Critique | Livres

Holly Goddard Jones – Une fille bien

Marie-Danielle Racourt
Marie-Danielle Racourt Journaliste livres

NOUVELLES | Holly Goddard Jones a réussi à faire tenir dans ses huit nouvelles toute la population de Roma, Kentucky, petite ville sans attrait où l’ennui est roi.

Holly Goddard Jones - Une fille bien

Dans cette bourgade insignifiante, « les adolescents devaient inventer de fausses rivalités juste pour avoir quelque chose à faire ». Les adultes aussi cherchent à tout prix à se désennuyer: des couples se forment pour mieux se déformer, les jeunes filles se retrouvent enceintes à un âge où d’autres ont des projets d’études, les garçons se saoulent pour jouer aux cowboys. Les voitures « ronnyfiées » ont la cote pour emmener les belles dans des bars interlopes. Pourtant, on sent une certaine compassion pour un père veuf qui choisit de rester auprès de son dégénéré de fils âgé de 20 ans au détriment d’une vie qui aurait pu être plus épanouie avec « une femme bien »; une mère dont la « fille bien » a été violée et assassinée par deux étudiants ivres et camés, et qui choisit de se réfugier dans une solitude profonde; ou encore ce personnage ambigu du jeune homme brimé par les normes sociales et familiales alors qu’il sent poindre en lui un amour homosexuel.
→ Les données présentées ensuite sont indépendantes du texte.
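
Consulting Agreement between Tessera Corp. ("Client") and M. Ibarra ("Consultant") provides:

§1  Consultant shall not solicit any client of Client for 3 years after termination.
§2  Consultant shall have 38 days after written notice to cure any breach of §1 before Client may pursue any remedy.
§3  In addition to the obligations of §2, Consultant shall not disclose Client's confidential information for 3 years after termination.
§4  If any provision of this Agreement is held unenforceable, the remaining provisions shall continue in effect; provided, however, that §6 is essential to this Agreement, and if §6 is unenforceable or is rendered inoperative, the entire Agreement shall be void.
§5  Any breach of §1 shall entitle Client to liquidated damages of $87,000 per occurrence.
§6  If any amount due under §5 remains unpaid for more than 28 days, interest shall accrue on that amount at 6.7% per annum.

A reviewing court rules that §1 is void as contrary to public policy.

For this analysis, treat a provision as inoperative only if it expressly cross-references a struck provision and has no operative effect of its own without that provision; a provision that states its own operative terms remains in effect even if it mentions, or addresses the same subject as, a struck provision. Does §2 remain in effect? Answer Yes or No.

§1 is struck. §2 has no operative effect of its own apart from §1 and is therefore inoperative. §5 operates only by reference to §1, so it falls with §1. The whole of §6 is the default interest on the liquidated-damages amount, defined by reference to §5, so §6 cannot stand once §5 is removed. §4 makes §6 an essential term, and §6 has been rendered inoperative by the cascade; under §4, the entire Agreement is therefore void. No provision of the Agreement survives. §2 is among the inoperative provisions, so the answer is no.

No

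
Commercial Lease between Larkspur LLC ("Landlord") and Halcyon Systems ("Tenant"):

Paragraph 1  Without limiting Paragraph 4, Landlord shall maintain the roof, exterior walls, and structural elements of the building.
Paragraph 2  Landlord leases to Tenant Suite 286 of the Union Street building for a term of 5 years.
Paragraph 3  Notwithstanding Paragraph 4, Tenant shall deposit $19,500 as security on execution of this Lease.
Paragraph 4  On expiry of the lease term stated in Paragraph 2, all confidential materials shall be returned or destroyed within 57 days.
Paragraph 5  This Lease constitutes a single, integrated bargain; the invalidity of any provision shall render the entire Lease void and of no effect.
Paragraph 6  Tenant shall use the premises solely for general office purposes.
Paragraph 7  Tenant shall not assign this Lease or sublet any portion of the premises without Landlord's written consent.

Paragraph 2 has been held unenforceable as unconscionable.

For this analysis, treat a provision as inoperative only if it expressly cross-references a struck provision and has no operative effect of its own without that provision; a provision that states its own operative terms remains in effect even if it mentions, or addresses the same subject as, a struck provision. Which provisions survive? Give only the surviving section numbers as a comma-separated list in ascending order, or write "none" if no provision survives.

none

Paragraph 2 is struck. Paragraph 4 operates only by reference to Paragraph 2, so it falls with Paragraph 2. Paragraph 5 provides that the Lease is not severable, so the invalidity of any one provision voids the entire Lease. No provision of the Lease survives.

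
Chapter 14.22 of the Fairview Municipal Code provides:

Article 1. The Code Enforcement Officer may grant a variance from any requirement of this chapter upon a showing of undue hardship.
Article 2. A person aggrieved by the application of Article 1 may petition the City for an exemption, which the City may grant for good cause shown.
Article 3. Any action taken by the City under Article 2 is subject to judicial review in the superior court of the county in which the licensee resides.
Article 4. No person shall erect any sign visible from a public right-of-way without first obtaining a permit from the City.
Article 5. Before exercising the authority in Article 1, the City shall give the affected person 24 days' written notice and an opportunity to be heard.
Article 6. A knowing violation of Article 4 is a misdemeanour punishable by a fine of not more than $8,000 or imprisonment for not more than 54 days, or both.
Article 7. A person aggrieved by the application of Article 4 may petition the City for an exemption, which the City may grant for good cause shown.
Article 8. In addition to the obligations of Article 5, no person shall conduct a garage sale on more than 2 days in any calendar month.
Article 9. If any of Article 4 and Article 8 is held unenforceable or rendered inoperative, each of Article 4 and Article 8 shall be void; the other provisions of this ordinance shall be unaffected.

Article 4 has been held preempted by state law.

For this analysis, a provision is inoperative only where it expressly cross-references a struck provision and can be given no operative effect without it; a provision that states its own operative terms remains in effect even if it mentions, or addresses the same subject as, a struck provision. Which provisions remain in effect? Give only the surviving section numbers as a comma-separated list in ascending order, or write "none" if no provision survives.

1, 2, 3, 5, 9

Article 4 is struck. The only function of Article 6 is the criminal penalty for violating Article 4, so it cannot stand once Article 4 is removed. Article 7 has no operative effect of its own apart from Article 4 and is therefore inoperative. Article 9 declares Article 4 and Article 8 mutually dependent; since one of them has fallen, all of them are of no effect. That brings down Article 8 as well. The remainder continues in force under Article 9. Article 1, Article 2, Article 3, Article 5, and Article 9 remain in effect.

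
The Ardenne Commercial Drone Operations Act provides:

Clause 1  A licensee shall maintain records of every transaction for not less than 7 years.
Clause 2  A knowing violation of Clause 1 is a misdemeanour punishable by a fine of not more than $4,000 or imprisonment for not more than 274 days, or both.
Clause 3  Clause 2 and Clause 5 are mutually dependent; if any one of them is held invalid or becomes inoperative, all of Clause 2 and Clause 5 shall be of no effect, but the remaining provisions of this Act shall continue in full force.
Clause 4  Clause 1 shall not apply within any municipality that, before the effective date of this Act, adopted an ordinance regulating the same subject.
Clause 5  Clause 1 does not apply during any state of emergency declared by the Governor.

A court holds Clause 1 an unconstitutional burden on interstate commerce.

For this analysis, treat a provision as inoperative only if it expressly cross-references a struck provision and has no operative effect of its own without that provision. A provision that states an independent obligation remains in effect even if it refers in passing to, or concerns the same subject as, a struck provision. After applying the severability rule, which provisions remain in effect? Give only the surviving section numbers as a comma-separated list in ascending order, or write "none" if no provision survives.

3

Clause 1 is struck. The only function of Clause 2 is the criminal penalty for violating Clause 1, so it cannot stand once Clause 1 is removed. Clause 4 has no operative effect of its own apart from Clause 1 and is therefore inoperative. The only function of Clause 5 is the emergency suspension of Clause 1, so it cannot stand once Clause 1 is removed. Clause 3 declares Clause 2 and Clause 5 mutually dependent; since one of them has fallen, all of them are of no effect. The remainder continues in force under Clause 3. Only Clause 3 remains in effect.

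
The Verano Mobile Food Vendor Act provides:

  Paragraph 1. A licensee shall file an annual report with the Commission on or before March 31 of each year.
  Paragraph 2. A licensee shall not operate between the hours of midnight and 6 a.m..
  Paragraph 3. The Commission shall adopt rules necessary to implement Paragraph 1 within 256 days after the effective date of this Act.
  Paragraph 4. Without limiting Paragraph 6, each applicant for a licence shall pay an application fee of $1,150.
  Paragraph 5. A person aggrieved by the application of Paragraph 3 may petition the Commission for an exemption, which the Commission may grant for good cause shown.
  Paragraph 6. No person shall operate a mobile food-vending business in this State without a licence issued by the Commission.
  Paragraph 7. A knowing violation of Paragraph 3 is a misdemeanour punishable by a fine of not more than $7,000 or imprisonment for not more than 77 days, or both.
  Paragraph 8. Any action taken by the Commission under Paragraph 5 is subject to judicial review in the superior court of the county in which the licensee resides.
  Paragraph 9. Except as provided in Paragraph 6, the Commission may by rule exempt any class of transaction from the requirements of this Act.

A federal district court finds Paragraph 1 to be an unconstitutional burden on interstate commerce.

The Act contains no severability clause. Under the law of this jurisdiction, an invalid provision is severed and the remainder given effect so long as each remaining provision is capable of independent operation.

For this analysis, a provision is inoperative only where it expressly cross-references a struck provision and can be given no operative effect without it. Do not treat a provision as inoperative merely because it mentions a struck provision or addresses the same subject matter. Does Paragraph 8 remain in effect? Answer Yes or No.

Paragraph 1 is struck. Paragraph 3 operates only by reference to Paragraph 1, so it falls with Paragraph 1. Paragraph 5 has no operative effect of its own apart from Paragraph 3 and is therefore inoperative. Paragraph 7 has no operative effect of its own apart from Paragraph 3 and is therefore inoperative. Paragraph 8 operates only by reference to Paragraph 5, so it falls with Paragraph 5. Under the stated default rule, only provisions that cannot operate independently fall away; the rest are enforced. Paragraph 2, Paragraph 4, Paragraph 6, and Paragraph 9 remain in effect. Paragraph 8 is among the inoperative provisions, so the answer is no.

No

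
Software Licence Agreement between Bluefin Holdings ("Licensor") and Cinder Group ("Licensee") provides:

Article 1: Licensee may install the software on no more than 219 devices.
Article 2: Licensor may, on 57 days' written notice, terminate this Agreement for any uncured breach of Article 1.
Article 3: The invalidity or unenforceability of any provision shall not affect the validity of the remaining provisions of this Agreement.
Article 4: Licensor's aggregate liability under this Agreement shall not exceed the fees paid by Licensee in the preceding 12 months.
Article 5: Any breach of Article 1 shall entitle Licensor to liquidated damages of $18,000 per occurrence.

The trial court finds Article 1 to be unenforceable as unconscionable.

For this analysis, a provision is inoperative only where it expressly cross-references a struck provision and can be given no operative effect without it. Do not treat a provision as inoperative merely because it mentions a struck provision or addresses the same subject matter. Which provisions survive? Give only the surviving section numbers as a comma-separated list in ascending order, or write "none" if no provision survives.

3, 4

Article 1 is struck. The only function of Article 2 is the termination right for breach of Article 1, so it cannot stand once Article 1 is removed. Article 5 has no operative effect of its own apart from Article 1 and is therefore inoperative. Article 3 is a severability clause and preserves every provision that can still be given independent effect. That leaves Article 3 and Article 4 in effect.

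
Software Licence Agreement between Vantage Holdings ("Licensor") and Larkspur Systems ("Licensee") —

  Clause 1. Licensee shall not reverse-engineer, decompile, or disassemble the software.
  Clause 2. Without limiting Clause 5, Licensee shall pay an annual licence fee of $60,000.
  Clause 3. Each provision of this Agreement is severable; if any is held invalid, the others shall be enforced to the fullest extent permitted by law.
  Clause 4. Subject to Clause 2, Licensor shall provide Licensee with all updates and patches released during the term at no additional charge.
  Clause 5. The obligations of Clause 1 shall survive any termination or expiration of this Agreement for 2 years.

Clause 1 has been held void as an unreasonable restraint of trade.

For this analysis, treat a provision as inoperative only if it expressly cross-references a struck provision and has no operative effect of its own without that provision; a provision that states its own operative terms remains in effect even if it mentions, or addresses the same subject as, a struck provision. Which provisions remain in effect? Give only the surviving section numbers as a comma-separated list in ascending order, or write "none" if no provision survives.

2, 3, 4

Clause 1 is struck. Clause 5 has no operative effect of its own apart from Clause 1 and is therefore inoperative. Clause 2 mentions Clause 5 but its own obligation stands independently of Clause 5, so Clause 2 is not affected. Under the severability clause in Clause 3, the remaining provisions continue in force. Clause 2, Clause 3, and Clause 4 remain in effect.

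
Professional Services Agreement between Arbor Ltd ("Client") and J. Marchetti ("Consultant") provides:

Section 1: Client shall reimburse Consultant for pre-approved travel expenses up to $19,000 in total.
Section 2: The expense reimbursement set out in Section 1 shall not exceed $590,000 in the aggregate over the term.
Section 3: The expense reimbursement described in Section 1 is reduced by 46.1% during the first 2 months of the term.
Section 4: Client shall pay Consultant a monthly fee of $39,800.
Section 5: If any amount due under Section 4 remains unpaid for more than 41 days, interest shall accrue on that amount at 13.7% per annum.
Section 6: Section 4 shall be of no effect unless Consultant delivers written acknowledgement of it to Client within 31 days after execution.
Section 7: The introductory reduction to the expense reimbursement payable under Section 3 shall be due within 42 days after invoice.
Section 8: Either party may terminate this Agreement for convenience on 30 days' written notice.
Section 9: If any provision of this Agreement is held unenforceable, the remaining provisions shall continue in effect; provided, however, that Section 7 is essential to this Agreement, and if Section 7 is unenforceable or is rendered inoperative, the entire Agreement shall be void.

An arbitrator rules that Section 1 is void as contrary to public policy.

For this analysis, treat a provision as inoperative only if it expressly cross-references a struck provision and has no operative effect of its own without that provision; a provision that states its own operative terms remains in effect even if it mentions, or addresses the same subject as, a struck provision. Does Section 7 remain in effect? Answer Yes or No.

Section 1 is struck. Section 2 does nothing except set the aggregate cap on the expense reimbursement by reference to Section 1; with Section 1 gone it has no independent effect and is inoperative. Section 3 operates only by reference to Section 1, so it falls with Section 1. Section 7 operates only by reference to Section 3, so it falls with Section 3. Section 9 makes Section 7 an essential term, and Section 7 has been rendered inoperative by the cascade; under Section 9, the entire Agreement is therefore void. No provision of the Agreement survives. Section 7 is among the inoperative provisions, so the answer is no.

No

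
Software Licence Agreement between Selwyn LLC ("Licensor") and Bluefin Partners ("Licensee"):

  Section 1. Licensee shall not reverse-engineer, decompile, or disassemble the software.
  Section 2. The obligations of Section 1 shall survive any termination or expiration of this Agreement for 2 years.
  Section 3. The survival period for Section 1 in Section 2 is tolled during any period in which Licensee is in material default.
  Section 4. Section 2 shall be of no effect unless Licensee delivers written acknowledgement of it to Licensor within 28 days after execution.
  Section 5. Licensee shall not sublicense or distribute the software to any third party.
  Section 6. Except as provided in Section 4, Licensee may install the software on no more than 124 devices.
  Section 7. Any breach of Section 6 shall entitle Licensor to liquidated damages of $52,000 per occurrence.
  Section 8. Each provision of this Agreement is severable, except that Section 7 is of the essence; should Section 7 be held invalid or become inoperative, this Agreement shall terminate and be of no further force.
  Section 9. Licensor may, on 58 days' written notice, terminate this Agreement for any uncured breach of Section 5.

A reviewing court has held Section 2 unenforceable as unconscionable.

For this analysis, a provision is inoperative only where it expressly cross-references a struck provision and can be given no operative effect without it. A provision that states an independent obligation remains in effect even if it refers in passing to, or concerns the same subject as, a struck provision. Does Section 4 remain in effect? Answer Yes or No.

Section 2 is struck. Section 3 operates only by reference to Section 2, so it falls with Section 2. The only function of Section 4 is the acknowledgement condition for Section 2, so it cannot stand once Section 2 is removed. Although Section 6 refers to Section 4, its operative terms do not depend on Section 4, so it remains in effect. Section 8 makes Section 7 an essential term, but Section 7 is unaffected, so the severability proviso in Section 8 preserves the remaining provisions. Section 1, Section 5, Section 6, Section 7, Section 8, and Section 9 remain in effect. Section 4 is among the inoperative provisions, so the answer is no.

No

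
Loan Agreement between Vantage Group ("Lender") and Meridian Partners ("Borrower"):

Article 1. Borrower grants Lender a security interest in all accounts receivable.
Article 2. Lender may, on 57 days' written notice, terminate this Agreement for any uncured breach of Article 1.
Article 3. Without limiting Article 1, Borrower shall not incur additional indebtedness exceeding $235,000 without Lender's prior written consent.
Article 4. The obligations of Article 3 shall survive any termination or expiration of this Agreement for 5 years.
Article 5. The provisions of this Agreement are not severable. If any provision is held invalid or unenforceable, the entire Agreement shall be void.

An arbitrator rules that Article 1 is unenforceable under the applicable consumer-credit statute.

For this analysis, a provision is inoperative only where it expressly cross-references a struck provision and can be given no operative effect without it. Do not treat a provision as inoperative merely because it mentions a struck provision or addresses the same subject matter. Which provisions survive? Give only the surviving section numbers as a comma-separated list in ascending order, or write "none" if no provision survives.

none

Article 1 is struck. Article 2 operates only by reference to Article 1, so it falls with Article 1. Article 5 provides that the Agreement is not severable, so the invalidity of any one provision voids the entire Agreement. No provision of the Agreement survives.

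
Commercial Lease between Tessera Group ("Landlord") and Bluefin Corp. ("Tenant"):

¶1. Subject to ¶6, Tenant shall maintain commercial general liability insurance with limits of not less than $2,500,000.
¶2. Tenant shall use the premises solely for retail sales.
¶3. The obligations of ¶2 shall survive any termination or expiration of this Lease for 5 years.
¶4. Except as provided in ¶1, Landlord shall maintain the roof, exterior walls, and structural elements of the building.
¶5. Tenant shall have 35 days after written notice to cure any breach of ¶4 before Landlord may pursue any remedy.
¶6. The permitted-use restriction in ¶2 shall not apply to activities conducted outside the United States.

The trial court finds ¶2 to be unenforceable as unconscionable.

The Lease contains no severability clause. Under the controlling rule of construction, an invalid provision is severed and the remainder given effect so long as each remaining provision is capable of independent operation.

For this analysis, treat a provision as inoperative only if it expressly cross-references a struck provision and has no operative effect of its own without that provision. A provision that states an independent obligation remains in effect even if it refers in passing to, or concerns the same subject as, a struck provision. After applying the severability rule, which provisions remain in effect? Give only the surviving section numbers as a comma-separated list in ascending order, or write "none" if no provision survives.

1, 4, 5

¶2 is struck. The only function of ¶3 is the survival period for ¶2, so it cannot stand once ¶2 is removed. ¶6 has no operative effect of its own apart from ¶2 and is therefore inoperative. Although ¶1 refers to ¶6, its operative terms do not depend on ¶6, so it remains in effect. With no severability clause, the stated default rule severs what cannot stand and enforces each remaining provision that can operate on its own. The provisions still in force are ¶1, ¶4, and ¶5.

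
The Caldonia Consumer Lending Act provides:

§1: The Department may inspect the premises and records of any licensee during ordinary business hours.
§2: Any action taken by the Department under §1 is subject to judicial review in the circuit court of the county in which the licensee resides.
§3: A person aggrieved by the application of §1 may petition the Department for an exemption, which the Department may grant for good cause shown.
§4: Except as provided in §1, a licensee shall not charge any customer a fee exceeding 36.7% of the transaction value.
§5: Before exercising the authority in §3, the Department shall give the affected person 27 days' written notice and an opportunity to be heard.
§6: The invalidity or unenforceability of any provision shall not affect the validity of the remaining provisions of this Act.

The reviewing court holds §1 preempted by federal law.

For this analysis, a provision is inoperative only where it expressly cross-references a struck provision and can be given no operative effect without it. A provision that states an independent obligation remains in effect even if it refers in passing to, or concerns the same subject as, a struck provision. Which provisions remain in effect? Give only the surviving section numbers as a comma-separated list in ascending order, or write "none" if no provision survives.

§1 is struck. The only function of §2 is the judicial-review right for §1, so it cannot stand once §1 is removed. §3 has no operative effect of its own apart from §1 and is therefore inoperative. §5 operates only by reference to §3, so it falls with §3. Although §4 refers to §1, its operative terms do not depend on §1, so it remains in effect. §6 is a severability clause and preserves every provision that can still be given independent effect. The provisions still in force are §4 and §6.

4, 6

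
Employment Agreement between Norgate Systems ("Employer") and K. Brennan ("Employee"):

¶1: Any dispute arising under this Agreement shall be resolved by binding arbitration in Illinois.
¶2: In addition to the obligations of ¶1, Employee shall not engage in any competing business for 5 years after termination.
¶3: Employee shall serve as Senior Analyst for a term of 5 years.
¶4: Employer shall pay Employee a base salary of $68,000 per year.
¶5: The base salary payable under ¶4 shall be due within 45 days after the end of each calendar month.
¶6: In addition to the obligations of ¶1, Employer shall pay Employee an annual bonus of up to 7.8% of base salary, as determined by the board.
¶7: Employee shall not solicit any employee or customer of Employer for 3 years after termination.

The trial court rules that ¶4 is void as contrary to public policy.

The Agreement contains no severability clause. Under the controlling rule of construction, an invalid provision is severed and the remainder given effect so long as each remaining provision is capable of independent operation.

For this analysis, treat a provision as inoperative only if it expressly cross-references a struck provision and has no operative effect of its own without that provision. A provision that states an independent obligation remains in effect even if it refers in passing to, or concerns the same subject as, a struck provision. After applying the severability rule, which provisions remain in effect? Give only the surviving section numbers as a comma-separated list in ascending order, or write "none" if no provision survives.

1, 2, 3, 6, 7

¶4 is struck. ¶5 operates only by reference to ¶4, so it falls with ¶4. Under the stated default rule, only provisions that cannot operate independently fall away; the rest are enforced. ¶1, ¶2, ¶3, ¶6, and ¶7 remain in effect.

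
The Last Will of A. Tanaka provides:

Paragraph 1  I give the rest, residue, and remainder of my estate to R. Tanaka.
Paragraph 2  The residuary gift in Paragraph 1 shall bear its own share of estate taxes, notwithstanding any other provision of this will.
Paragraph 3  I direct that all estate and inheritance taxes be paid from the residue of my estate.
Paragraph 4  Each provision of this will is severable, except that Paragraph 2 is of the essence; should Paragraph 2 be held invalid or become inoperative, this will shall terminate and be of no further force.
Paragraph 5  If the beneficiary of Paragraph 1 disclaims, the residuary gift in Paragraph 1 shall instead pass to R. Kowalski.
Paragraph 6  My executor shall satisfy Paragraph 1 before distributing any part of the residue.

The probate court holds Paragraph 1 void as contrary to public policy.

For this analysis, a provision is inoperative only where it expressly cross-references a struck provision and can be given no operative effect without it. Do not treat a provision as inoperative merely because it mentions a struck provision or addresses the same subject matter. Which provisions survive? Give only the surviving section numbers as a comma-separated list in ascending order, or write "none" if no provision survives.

Paragraph 1 is struck. Paragraph 2 has no operative effect of its own apart from Paragraph 1 and is therefore inoperative. Paragraph 5 operates only by reference to Paragraph 1, so it falls with Paragraph 1. Paragraph 6 merely fixes the priority direction for Paragraph 1; with Paragraph 1 gone it has nothing to operate on and falls away. Paragraph 4 makes Paragraph 2 an essential term, and Paragraph 2 has been rendered inoperative by the cascade; under Paragraph 4, the entire will is therefore void. No provision of the will survives.

none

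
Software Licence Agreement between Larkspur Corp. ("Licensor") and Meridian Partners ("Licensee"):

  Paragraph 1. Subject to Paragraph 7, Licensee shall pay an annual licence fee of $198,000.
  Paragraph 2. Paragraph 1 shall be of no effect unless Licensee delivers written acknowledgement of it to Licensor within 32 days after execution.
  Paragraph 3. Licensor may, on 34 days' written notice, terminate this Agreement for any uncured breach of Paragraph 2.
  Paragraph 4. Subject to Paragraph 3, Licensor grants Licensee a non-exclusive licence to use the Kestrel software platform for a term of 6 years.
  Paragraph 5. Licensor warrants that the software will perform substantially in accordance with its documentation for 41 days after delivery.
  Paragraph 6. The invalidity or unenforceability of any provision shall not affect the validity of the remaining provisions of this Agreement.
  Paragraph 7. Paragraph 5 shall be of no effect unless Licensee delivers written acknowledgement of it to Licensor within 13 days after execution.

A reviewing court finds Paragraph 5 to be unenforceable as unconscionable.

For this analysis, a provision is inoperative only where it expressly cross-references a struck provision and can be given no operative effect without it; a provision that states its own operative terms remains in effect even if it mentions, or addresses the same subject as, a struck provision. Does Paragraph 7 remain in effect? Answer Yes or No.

No

Paragraph 5 is struck. The only function of Paragraph 7 is the acknowledgement condition for Paragraph 5, so it cannot stand once Paragraph 5 is removed. Although Paragraph 1 refers to Paragraph 7, its operative terms do not depend on Paragraph 7, so it remains in effect. Paragraph 6 is a severability clause and preserves every provision that can still be given independent effect. The provisions still in force are Paragraph 1, Paragraph 2, Paragraph 3, Paragraph 4, and Paragraph 6. Paragraph 7 is among the inoperative provisions, so the answer is no.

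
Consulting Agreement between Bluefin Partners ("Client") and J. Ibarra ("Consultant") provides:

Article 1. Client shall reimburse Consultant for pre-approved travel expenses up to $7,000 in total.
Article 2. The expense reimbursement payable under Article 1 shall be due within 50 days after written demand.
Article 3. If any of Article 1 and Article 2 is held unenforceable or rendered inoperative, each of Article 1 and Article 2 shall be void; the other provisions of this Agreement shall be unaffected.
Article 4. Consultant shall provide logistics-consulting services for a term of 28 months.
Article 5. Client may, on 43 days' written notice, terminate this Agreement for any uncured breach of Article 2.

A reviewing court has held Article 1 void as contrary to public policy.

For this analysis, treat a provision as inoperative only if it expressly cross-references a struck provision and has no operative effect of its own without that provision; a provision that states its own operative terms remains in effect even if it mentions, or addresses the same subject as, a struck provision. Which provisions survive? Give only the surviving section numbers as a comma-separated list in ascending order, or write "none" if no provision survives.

Article 1 is struck. Article 2 has no operative effect of its own apart from Article 1 and is therefore inoperative. Article 5 operates only by reference to Article 2, so it falls with Article 2. Article 3 declares Article 1 and Article 2 mutually dependent; since one of them has fallen, all of them are of no effect. The remainder continues in force under Article 3. That leaves Article 3 and Article 4 in effect.

3, 4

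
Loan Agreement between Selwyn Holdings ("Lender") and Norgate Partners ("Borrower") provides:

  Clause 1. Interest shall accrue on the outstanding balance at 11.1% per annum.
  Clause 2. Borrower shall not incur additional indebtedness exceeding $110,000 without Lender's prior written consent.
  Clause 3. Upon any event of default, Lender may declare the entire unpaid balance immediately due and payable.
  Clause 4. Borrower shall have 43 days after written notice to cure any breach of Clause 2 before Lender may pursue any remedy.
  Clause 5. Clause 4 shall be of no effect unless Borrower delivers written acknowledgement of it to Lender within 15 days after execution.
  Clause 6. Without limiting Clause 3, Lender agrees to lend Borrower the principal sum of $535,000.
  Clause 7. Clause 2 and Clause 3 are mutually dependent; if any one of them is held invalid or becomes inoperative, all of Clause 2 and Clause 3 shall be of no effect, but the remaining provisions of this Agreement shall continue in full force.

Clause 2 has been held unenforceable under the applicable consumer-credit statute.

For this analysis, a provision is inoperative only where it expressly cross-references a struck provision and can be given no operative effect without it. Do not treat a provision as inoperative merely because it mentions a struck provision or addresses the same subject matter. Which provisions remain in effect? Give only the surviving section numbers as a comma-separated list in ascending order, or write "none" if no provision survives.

1, 6, 7

Clause 2 is struck. The only function of Clause 4 is the cure period for breach of Clause 2, so it cannot stand once Clause 2 is removed. Clause 5 merely fixes the acknowledgement condition for Clause 4; with Clause 4 gone it has nothing to operate on and falls away. Clause 6 mentions Clause 3 but its own obligation stands independently of Clause 3, so Clause 6 is not affected. Clause 7 declares Clause 2 and Clause 3 mutually dependent; since one of them has fallen, all of them are of no effect. That brings down Clause 3 as well. The remainder continues in force under Clause 7. That leaves Clause 1, Clause 6, and Clause 7 in effect.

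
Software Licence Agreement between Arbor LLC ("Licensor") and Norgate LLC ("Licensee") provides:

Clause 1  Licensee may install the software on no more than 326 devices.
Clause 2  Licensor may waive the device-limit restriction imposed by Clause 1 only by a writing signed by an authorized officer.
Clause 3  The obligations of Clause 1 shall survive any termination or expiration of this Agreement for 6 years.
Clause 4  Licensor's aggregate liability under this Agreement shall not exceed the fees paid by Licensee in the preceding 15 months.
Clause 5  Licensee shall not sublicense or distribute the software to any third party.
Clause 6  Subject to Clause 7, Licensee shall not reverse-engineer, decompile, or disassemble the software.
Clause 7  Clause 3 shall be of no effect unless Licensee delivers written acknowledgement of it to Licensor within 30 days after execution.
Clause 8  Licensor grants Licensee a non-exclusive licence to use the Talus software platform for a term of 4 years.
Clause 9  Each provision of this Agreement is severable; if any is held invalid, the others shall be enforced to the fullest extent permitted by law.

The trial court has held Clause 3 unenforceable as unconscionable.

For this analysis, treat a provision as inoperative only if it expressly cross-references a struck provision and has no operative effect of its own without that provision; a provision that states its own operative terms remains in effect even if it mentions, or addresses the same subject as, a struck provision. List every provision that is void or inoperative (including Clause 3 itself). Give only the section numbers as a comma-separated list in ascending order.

Clause 3 is struck. The only function of Clause 7 is the acknowledgement condition for Clause 3, so it cannot stand once Clause 3 is removed. Clause 6 mentions Clause 7 but its own obligation stands independently of Clause 7, so Clause 6 is not affected. Under the severability clause in Clause 9, the remaining provisions continue in force. That leaves Clause 1, Clause 2, Clause 4, Clause 5, Clause 6, Clause 8, and Clause 9 in effect.

3, 7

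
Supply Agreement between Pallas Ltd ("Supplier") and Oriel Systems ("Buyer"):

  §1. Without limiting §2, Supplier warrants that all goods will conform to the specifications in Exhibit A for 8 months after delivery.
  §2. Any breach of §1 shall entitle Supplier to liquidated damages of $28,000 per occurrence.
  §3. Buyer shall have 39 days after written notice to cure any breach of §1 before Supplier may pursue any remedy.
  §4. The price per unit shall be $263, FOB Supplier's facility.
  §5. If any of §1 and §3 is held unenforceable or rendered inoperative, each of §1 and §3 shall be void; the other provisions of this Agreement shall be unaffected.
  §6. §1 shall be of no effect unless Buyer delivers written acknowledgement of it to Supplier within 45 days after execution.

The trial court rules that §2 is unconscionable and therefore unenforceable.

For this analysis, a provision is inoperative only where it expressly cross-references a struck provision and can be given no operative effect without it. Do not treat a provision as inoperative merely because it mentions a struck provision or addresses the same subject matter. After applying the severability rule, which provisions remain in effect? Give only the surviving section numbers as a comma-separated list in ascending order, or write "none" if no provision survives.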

Dans cette ville, « il y avait des choses dont il fallait se détourner, sur lesquelles il fallait fermer les yeux » si l’on voulait s’en sortir. Portrait intéressant d’une Amérique qui fout le camp dans lequel le lecteur veut s’immiscer pour sauver quelques paumés avant qu’ils n’empruntent le chemin du non-retour.

DE HOLLY GODDARD JONES, ÉDITIONS ALBIN MICHEL, TRADUIT DE L’AMÉRICAIN, 400 PAGES.